Reality dawned. Faye would have laughed if the situation hadn’t been so dire. “You don’t have all the notebooks. I pulled one notebook out of the box and took it with me when I left Douglass that night. I took the one I was using when I found…”
She stopped. Ms. Slater had no way to know that she’d found the emerald. She was simply hoping Faye would lead her to the necklace and the Confederate Gold, based on the discovery of Bachelder’s hip flask.
“I thought it didn’t matter. I thought you could find the gold, even without that notebook, but you’re missing the critical information. Yes, you have the notebook where I documented the hip flask, and it should have taken you to the treasure. But I found it before the hurricane took out the tree I used as a reference point and changed the shape of the whole island. You sent Nita and Wayland here to do your digging, but they couldn’t find the spot because the landmarks were gone.”
Ms. Slater twitched the gun toward the shovel in the bottom of her boat. Faye picked it up and kept talking, “You were going to kill me, so that you and your flunky would be the only people who knew the treasure was here. Aren’t you glad you didn’t manage it? Loser.”
Ms. Slater foot lashed out and kicked Faye in the butt, forcing her to take a step forward. “Walk, or I shoot your handsome friend.”
Faye stole a glance at Joe, who was still unobtrusively stretching his bonds. She took a single step, then started talking again. “Wally. Why is Wally dead?”
“It’s Wally’s fault you’re here right now. He was supposed to help Chip get all the information he could about where you found that hip flask. Then Mr. Everett surprised them by being home that night and Wally got all prissy about getting rid of him. Fortunately, Chip understood the importance of keeping the old man quiet.”
“It seems that even Wally had more morals than you. That puts you pretty low on the ethical totem pole.”

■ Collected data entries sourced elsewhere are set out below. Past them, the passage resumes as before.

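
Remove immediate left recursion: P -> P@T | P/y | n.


Left-recursive alternatives: P@T, P/y; non-recursive: n
Introduce P': P -> nP', P' -> @TP' | /yP' | ε


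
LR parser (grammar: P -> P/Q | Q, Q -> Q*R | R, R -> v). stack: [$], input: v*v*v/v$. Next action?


no handle on stack; shift 'v'
Action: shift


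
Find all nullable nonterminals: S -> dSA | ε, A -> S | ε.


A nonterminal is nullable iff some alternative derives ε (directly, or every symbol in it is nullable)
Nullable: {A, S}


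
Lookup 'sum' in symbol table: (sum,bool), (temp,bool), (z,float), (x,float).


Lookup 'sum' → type bool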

Ms. Slater didn’t bat an eye at Faye’s comment. She just went on defaming the dead. “Wally was gung-ho about this project when it was all about money. He’d been laying low since the hurricane, but Chip’s mother has a soft spot for Wally. She and Chip have always known where he was. And Chip knew that Wally had been pothunting these islands for years. If there’s a place to bury something around here, Wally knew about it. Chip asked Wally to help us find the necklace, and he was happy to do it, until you and Douglass got in the way.”
Faye’s eyes watered. So Wally had learned something since she saw him last. He’d been perfectly willing to double-cross her back then, maybe even send her to jail, for a chance at big bucks. If he’d clashed with Chip over Douglass’ killing, then he’d clearly grown a conscience in his old age. And it had cost him his life.

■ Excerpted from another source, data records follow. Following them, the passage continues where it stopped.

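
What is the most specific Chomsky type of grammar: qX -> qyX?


LHS has context (more than one symbol) and |LHS| ≤ |RHS|
Classification: Type 1 (Context-Sensitive)


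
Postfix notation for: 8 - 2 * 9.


* has higher precedence, evaluate 2*9 first
Postfix: 8 2 9 * -


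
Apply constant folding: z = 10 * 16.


10 * 16 = 160 at compile time
Optimized: z = 160


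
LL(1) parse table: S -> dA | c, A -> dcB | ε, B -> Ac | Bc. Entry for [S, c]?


For [S, c]: 'c' ∈ FIRST(c)
Entry: S -> c


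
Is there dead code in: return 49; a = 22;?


statement follows a return and is unreachable
Dead: 'a = 22'


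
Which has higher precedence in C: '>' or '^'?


'>' is relational (level 7); '^' is bitwise XOR (level 4)
Higher level binds tighter
'>' has higher precedence than '^'


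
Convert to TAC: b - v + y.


Break into single-operator statements:
t1 = b - v
t2 = t1 + y


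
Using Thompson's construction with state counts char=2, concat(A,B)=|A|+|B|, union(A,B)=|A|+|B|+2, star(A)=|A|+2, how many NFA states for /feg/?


Syntax tree has 3 char leaf(s), 0 union(s), 0 star(s)
chars contribute 3×2 = 6; each union adds +2; each star adds +2
Total: 6 + 0 + 0 = 6 states


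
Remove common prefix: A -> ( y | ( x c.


Common prefix: '('
Factored: A -> ( A', A' -> y | x c


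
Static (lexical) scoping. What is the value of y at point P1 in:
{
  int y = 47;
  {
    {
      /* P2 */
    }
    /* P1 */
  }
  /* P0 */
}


P1's block does not declare y; resolves to the enclosing declaration at depth 0
y = 47


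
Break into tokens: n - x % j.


Scan left to right, longest-match per lexeme
Tokens: ID(n), OP(-), ID(x), OP(%), ID(j)


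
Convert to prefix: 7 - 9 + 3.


left-to-right (same/higher precedence on left): tree is (+ (- 7 9) 3)
Prefix: + - 7 9 3


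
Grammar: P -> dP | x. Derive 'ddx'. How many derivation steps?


Derivation: P => dP => ddP => ddx
Steps: 3


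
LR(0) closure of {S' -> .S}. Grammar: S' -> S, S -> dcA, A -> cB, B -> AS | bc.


Start: S' -> .S
For each item with dot before a nonterminal B, add B -> .γ for every B-production
Closure: [S' -> .S, S -> .dcA]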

“Wally was going to tell you everything,” Ms. Slater continued. She was clearly angry with Wally, even now, and it was making her chatty. This was good. While she was chatting, she wasn’t shooting. “He was afraid you’d get hurt like Douglass did. He should have known that Chip would never let him warn you, but he tried anyway. Look where it got him.”

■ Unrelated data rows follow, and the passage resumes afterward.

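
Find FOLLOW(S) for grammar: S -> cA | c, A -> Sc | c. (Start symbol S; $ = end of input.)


$ ∈ FOLLOW(S). For each A -> αBβ: add FIRST(β)\{ε} to FOLLOW(B); if β nullable, add FOLLOW(A).
FOLLOW(S) = {$, c}


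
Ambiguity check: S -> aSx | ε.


balanced a^n…x^n: each string has a unique parse
Unambiguous


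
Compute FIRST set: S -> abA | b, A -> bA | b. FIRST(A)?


Per alternative of A: FIRST(bA) = {b}; FIRST(b) = {b}
FIRST(A) = {b}


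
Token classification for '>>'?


Pattern: operator symbol
Type: OPERATOR


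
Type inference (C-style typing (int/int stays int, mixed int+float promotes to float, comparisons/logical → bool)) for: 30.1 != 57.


Operand types: float != int
Rule: comparison yields bool
Result type: bool


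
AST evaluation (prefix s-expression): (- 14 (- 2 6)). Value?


Evaluate inner: (- 2 6) = -4
Evaluate root: (- 14 -4) = 18
Result: 18


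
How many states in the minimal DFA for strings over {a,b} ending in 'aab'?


Track the longest suffix of input matching a prefix of 'aab': 4 classes (prefixes of length 0..3)
Minimal DFA: 4 states


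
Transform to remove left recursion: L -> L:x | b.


Left-recursive alternatives: L:x; non-recursive: b
Introduce L': L -> bL', L' -> :xL' | ε


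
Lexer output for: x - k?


Scan left to right, longest-match per lexeme
Tokens: ID(x), OP(-), ID(k)


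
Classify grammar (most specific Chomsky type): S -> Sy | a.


Left-linear: every RHS is a terminal or one nonterminal followed by a terminal
Classification: Type 3 (Regular)


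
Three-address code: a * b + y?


Break into single-operator statements:
t1 = a * b
t2 = t1 + y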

Faye’s tears burned. Wally had known he was risking his life by trying to warn her, but he did it anyway. He’d died before he could tell her anything, but he’d managed to pass enough information to lead her to Bachelder’s letters…and to his own killer. His sacrifice more than made up for his earlier betrayal. There weren’t many people in the world to weep for Wally, but he had earned Faye’s grief.
Ms. Slater didn’t share her sorrow. “Without that scum Wally, you’d be nothing to me but some initials on a field notebook. Without him, you wouldn’t have come snooping in my library.”
“You’d have gone looking for the archaeologist who wrote those field notes sooner or later. Because you don’t know where the treasure is. And I’m going to die today. Why should I tell you?”